Sports: December 2006 Archives


December 27, 2006

Went climbing last night at The Edge. Normally when you drop in at a place like this you can't find anyone to belay you, so you end up just bouldering. The Edge has an unusual feature: auto-belay devices. Basically, it's a web belt attached to what seems to be a spring-loaded device at the top of the wall. You attach it to your harness and as you climb it automatically takes up the slack. If you fall off, it pays out slowly, lowering you to the ground safely (at least theoretically).

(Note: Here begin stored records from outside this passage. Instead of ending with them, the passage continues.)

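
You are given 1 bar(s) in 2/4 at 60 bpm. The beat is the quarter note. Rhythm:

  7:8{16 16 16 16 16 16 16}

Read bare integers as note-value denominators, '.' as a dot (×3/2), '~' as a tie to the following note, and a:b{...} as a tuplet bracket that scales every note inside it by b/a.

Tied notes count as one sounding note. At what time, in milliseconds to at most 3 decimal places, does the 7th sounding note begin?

1. 0.0ms @ 0 + 285.714ms (2/7)
2. 285.714ms @ 2/7 + 285.714ms (2/7)
3. 571.429ms @ 4/7 + 285.714ms (2/7)
4. 857.143ms @ 6/7 + 285.714ms (2/7)
5. 1142.857ms @ 8/7 + 285.714ms (2/7)
6. 1428.571ms @ 10/7 + 285.714ms (2/7)
7. 1714.286ms @ 12/7 + 285.714ms (2/7)

note 7 onset = 12/7b = 1714.286ms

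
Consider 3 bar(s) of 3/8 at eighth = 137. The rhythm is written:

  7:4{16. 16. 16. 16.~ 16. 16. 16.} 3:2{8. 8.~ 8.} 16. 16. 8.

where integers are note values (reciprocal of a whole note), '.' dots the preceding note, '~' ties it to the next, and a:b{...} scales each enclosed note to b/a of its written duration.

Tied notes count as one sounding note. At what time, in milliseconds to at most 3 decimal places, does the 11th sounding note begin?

note 11 onset = 15/2b = 3284.672ms

1. 0.0ms @ 0 + 187.696ms (3/7)
2. 187.696ms @ 3/7 + 187.696ms (3/7)
3. 375.391ms @ 6/7 + 187.696ms (3/7)
4. 563.087ms @ 9/7 + 375.391ms (6/7)
5. 938.478ms @ 15/7 + 187.696ms (3/7)
6. 1126.173ms @ 18/7 + 187.696ms (3/7)
7. 1313.869ms @ 3 + 437.956ms (1)
8. 1751.825ms @ 4 + 875.912ms (2)
9. 2627.737ms @ 6 + 328.467ms (3/4)
10. 2956.204ms @ 27/4 + 328.467ms (3/4)
11. 3284.672ms @ 15/2 + 656.934ms (3/2)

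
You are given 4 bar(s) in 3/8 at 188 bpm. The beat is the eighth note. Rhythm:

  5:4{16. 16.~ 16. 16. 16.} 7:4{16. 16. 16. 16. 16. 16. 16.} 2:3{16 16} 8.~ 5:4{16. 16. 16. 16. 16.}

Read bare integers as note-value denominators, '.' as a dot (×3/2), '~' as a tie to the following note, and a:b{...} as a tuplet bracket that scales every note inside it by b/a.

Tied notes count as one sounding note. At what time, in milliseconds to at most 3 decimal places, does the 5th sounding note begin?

note 5 onset = 3b = 957.447ms

1. 0.0ms @ 0 + 191.489ms (3/5)
2. 191.489ms @ 3/5 + 382.979ms (6/5)
3. 574.468ms @ 9/5 + 191.489ms (3/5)
4. 765.957ms @ 12/5 + 191.489ms (3/5)
5. 957.447ms @ 3 + 136.778ms (3/7)
6. 1094.225ms @ 24/7 + 136.778ms (3/7)
7. 1231.003ms @ 27/7 + 136.778ms (3/7)
8. 1367.781ms @ 30/7 + 136.778ms (3/7)
9. 1504.559ms @ 33/7 + 136.778ms (3/7)
10. 1641.337ms @ 36/7 + 136.778ms (3/7)
11. 1778.116ms @ 39/7 + 136.778ms (3/7)
12. 1914.894ms @ 6 + 239.362ms (3/4)
13. 2154.255ms @ 27/4 + 239.362ms (3/4)
14. 2393.617ms @ 15/2 + 670.213ms (21/10)
15. 3063.83ms @ 48/5 + 191.489ms (3/5)
16. 3255.319ms @ 51/5 + 191.489ms (3/5)
17. 3446.809ms @ 54/5 + 191.489ms (3/5)
18. 3638.298ms @ 57/5 + 191.489ms (3/5)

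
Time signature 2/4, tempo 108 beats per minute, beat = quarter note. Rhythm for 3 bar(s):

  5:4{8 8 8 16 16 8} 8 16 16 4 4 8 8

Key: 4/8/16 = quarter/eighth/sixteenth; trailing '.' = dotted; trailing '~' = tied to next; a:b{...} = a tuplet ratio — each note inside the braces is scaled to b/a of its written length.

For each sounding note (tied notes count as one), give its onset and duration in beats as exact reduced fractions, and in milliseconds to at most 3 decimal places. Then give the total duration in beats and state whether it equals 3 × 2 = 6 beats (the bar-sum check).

1) 0.0ms=0b +222.222ms=2/5b
2) 222.222ms=2/5b +222.222ms=2/5b
3) 444.444ms=4/5b +222.222ms=2/5b
4) 666.667ms=6/5b +111.111ms=1/5b
5) 777.778ms=7/5b +111.111ms=1/5b
6) 888.889ms=8/5b +222.222ms=2/5b
7) 1111.111ms=2b +277.778ms=1/2b
8) 1388.889ms=5/2b +138.889ms=1/4b
9) 1527.778ms=11/4b +138.889ms=1/4b
10) 1666.667ms=3b +555.556ms=1b
11) 2222.222ms=4b +555.556ms=1b
12) 2777.778ms=5b +277.778ms=1/2b
13) 3055.556ms=11/2b +277.778ms=1/2b
Σ=6b of 6 (108bpm 2/4) — PASS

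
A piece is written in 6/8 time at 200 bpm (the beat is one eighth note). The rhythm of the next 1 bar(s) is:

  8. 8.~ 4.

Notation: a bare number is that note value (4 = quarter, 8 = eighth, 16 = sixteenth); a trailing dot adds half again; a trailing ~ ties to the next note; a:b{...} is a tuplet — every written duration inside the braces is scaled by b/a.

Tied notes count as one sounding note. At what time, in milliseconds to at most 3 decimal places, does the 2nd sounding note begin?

1. 0.0ms @ 0 + 450.0ms (3/2)
2. 450.0ms @ 3/2 + 1350.0ms (9/2)

note 2 onset = 3/2b = 450.0ms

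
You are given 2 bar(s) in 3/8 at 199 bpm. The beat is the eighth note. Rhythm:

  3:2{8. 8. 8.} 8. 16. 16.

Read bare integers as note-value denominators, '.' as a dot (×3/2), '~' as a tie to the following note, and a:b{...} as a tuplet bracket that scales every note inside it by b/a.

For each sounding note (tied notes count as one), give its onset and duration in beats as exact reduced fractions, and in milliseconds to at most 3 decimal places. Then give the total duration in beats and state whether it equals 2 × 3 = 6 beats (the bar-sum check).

1) 0.0ms=0b +301.508ms=1b
2) 301.508ms=1b +301.508ms=1b
3) 603.015ms=2b +301.508ms=1b
4) 904.523ms=3b +452.261ms=3/2b
5) 1356.784ms=9/2b +226.131ms=3/4b
6) 1582.915ms=21/4b +226.131ms=3/4b
Σ=6b of 6 (199bpm 3/8) — PASS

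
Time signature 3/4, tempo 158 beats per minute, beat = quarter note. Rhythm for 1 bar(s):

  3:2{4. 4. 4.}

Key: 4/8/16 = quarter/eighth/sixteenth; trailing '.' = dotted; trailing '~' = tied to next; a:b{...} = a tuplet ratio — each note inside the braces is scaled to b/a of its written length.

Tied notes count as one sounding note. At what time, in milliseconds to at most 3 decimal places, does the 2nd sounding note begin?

1. 0.0ms @ 0 + 379.747ms (1)
2. 379.747ms @ 1 + 379.747ms (1)
3. 759.494ms @ 2 + 379.747ms (1)

note 2 onset = 1b = 379.747ms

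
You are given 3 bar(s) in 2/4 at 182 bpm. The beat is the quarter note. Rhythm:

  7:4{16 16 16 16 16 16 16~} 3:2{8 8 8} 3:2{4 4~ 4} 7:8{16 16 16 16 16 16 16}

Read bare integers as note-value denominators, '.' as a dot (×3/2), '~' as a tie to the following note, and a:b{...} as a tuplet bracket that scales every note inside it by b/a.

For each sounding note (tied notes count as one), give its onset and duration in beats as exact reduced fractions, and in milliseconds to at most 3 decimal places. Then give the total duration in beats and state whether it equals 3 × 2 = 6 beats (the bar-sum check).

1) 0.0ms=0b +47.096ms=1/7b
2) 47.096ms=1/7b +47.096ms=1/7b
3) 94.192ms=2/7b +47.096ms=1/7b
4) 141.287ms=3/7b +47.096ms=1/7b
5) 188.383ms=4/7b +47.096ms=1/7b
6) 235.479ms=5/7b +47.096ms=1/7b
7) 282.575ms=6/7b +156.986ms=10/21b
8) 439.56ms=4/3b +109.89ms=1/3b
9) 549.451ms=5/3b +109.89ms=1/3b
10) 659.341ms=2b +219.78ms=2/3b
11) 879.121ms=8/3b +439.56ms=4/3b
12) 1318.681ms=4b +94.192ms=2/7b
13) 1412.873ms=30/7b +94.192ms=2/7b
14) 1507.064ms=32/7b +94.192ms=2/7b
15) 1601.256ms=34/7b +94.192ms=2/7b
16) 1695.447ms=36/7b +94.192ms=2/7b
17) 1789.639ms=38/7b +94.192ms=2/7b
18) 1883.83ms=40/7b +94.192ms=2/7b
Σ=6b of 6 (182bpm 2/4) — PASS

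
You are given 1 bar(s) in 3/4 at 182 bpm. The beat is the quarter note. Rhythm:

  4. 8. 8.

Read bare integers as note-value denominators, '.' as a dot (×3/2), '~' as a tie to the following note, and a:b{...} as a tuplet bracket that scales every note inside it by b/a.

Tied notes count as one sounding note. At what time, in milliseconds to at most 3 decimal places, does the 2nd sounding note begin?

1. 0.0ms @ 0 + 494.505ms (3/2)
2. 494.505ms @ 3/2 + 247.253ms (3/4)
3. 741.758ms @ 9/4 + 247.253ms (3/4)

note 2 onset = 3/2b = 494.505ms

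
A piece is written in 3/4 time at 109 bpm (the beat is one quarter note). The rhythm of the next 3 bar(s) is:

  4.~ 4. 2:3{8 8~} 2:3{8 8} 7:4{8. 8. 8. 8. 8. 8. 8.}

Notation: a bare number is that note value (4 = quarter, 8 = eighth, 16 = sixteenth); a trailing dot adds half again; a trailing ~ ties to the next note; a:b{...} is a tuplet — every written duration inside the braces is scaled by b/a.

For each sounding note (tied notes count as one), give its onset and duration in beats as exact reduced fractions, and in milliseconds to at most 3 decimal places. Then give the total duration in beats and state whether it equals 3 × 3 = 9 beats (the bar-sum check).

1) 0.0ms=0b +1651.376ms=3b
2) 1651.376ms=3b +412.844ms=3/4b
3) 2064.22ms=15/4b +825.688ms=3/2b
4) 2889.908ms=21/4b +412.844ms=3/4b
5) 3302.752ms=6b +235.911ms=3/7b
6) 3538.663ms=45/7b +235.911ms=3/7b
7) 3774.574ms=48/7b +235.911ms=3/7b
8) 4010.485ms=51/7b +235.911ms=3/7b
9) 4246.396ms=54/7b +235.911ms=3/7b
10) 4482.307ms=57/7b +235.911ms=3/7b
11) 4718.218ms=60/7b +235.911ms=3/7b
Σ=9b of 9 (109bpm 3/4) — PASS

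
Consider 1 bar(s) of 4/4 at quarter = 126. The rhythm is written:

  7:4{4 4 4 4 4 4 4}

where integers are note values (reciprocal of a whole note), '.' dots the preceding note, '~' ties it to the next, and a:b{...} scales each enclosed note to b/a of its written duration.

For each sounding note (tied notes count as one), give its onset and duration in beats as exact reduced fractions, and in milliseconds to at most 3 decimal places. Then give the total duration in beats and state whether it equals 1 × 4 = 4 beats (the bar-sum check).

1) 0.0ms=0b +272.109ms=4/7b
2) 272.109ms=4/7b +272.109ms=4/7b
3) 544.218ms=8/7b +272.109ms=4/7b
4) 816.327ms=12/7b +272.109ms=4/7b
5) 1088.435ms=16/7b +272.109ms=4/7b
6) 1360.544ms=20/7b +272.109ms=4/7b
7) 1632.653ms=24/7b +272.109ms=4/7b
Σ=4b of 4 (126bpm 4/4) — PASS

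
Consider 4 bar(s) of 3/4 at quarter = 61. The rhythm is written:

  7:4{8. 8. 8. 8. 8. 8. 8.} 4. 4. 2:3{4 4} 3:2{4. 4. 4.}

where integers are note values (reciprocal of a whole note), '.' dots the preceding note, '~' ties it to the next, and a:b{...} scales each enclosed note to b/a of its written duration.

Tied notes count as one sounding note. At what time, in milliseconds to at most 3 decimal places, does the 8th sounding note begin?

note 8 onset = 3b = 2950.82ms

1. 0.0ms @ 0 + 421.546ms (3/7)
2. 421.546ms @ 3/7 + 421.546ms (3/7)
3. 843.091ms @ 6/7 + 421.546ms (3/7)
4. 1264.637ms @ 9/7 + 421.546ms (3/7)
5. 1686.183ms @ 12/7 + 421.546ms (3/7)
6. 2107.728ms @ 15/7 + 421.546ms (3/7)
7. 2529.274ms @ 18/7 + 421.546ms (3/7)
8. 2950.82ms @ 3 + 1475.41ms (3/2)
9. 4426.23ms @ 9/2 + 1475.41ms (3/2)
10. 5901.639ms @ 6 + 1475.41ms (3/2)
11. 7377.049ms @ 15/2 + 1475.41ms (3/2)
12. 8852.459ms @ 9 + 983.607ms (1)
13. 9836.066ms @ 10 + 983.607ms (1)
14. 10819.672ms @ 11 + 983.607ms (1)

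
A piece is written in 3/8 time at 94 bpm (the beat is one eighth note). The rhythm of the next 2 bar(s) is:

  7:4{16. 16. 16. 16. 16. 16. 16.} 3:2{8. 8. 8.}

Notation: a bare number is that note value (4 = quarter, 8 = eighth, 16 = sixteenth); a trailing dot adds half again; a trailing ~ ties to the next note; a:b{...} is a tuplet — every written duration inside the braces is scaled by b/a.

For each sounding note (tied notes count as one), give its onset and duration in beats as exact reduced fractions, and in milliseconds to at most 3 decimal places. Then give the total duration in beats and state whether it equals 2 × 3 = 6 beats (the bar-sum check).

1) 0.0ms=0b +273.556ms=3/7b
2) 273.556ms=3/7b +273.556ms=3/7b
3) 547.112ms=6/7b +273.556ms=3/7b
4) 820.669ms=9/7b +273.556ms=3/7b
5) 1094.225ms=12/7b +273.556ms=3/7b
6) 1367.781ms=15/7b +273.556ms=3/7b
7) 1641.337ms=18/7b +273.556ms=3/7b
8) 1914.894ms=3b +638.298ms=1b
9) 2553.191ms=4b +638.298ms=1b
10) 3191.489ms=5b +638.298ms=1b
Σ=6b of 6 (94bpm 3/8) — PASS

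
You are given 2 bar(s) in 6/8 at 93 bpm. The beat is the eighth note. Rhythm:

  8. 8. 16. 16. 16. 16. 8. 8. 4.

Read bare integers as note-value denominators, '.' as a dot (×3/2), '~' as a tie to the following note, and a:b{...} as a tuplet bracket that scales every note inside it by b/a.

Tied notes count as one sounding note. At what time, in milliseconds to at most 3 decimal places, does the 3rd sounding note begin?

note 3 onset = 3b = 1935.484ms

1. 0.0ms @ 0 + 967.742ms (3/2)
2. 967.742ms @ 3/2 + 967.742ms (3/2)
3. 1935.484ms @ 3 + 483.871ms (3/4)
4. 2419.355ms @ 15/4 + 483.871ms (3/4)
5. 2903.226ms @ 9/2 + 483.871ms (3/4)
6. 3387.097ms @ 21/4 + 483.871ms (3/4)
7. 3870.968ms @ 6 + 967.742ms (3/2)
8. 4838.71ms @ 15/2 + 967.742ms (3/2)
9. 5806.452ms @ 9 + 1935.484ms (3)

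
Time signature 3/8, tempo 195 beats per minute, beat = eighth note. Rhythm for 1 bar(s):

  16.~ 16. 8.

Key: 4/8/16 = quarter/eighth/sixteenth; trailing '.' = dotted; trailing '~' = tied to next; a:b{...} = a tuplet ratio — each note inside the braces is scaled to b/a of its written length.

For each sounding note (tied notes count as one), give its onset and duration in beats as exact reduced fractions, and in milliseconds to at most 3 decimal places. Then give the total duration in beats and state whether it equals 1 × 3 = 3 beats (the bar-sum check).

1) 0.0ms=0b +461.538ms=3/2b
2) 461.538ms=3/2b +461.538ms=3/2b
Σ=3b of 3 (195bpm 3/8) — PASS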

The obvious advantage of a gizmo like this is that it lets you climb on your own without a belayer. Also, you can train continuously without having a belay slave. The major practical disadvantage is that it doesn't lock, so there's no way to hang and work out a move. If you fall, you have to start over again from the bottom, which means that it's a lot harder to work through difficult moves, since you're tired by the time you get there.

Psychologically, though, it's even weirder. When someone is belaying you and you fall, the rope stretches a bit (assuming it's a dynamic rope) but then you stop dead. With an auto-belay, you just fall slowly. If you're used to a regular belay, your first thought is "my belayer has screwed up and I'm about to fall to my death". That's not really an easy reaction to suppress, which makes it a lot harder to climb near your limit, as well as making letting go to descend at the top of the climb a real act of will.


December 22, 2006

Mrs. Guesswork and I are watching Harry Potter and the Goblet of Extreme LiabilityFire and in my sheer frustration over the plot holes I'm reminded of Tom Franck's hatchet job on Quidditch. Amazingly, HPATGOEL is even more nuts. Spoilers below.

December 18, 2006

Asahi reports on Nathan's hot dog champ Kobayashi's training regimen:
"Eating is my job," Kobayashi says. His life very much resembles that of athletes participating in conventional sports. Two months ahead of an event, he gets into fighting mode and starts maintaining meal logs. To put on weight (he now weighs between 70 to 80 kg at competitions) Kobayashi eats six to eight high-protein meals a day, totaling about 10,000 calories. But he emphasizes that his usual meal style is normal, eating conventional food at an average speed.

Wannabe speed eaters should start by increasing their food intake, Kobayashi advises. He emphasizes the importance of keeping logs. "Without precise logs, you can't tell whether your stuffiness comes from overeating or poor metabolism."

The champ lifts weight to tone up his muscles and improve his metabolism. He says that having a high metabolic rate makes weight control easy. Also by staying active, he is able to maintain motivation when no competitions are in sight. "I don't directly work on my abs so I won't damage them," he says. He has started running 10 kilometers in the morning and 10 kilometers at night to improve stamina.

I know elite triathletes who put in less than 20 km (13 mi)/day. A lot less.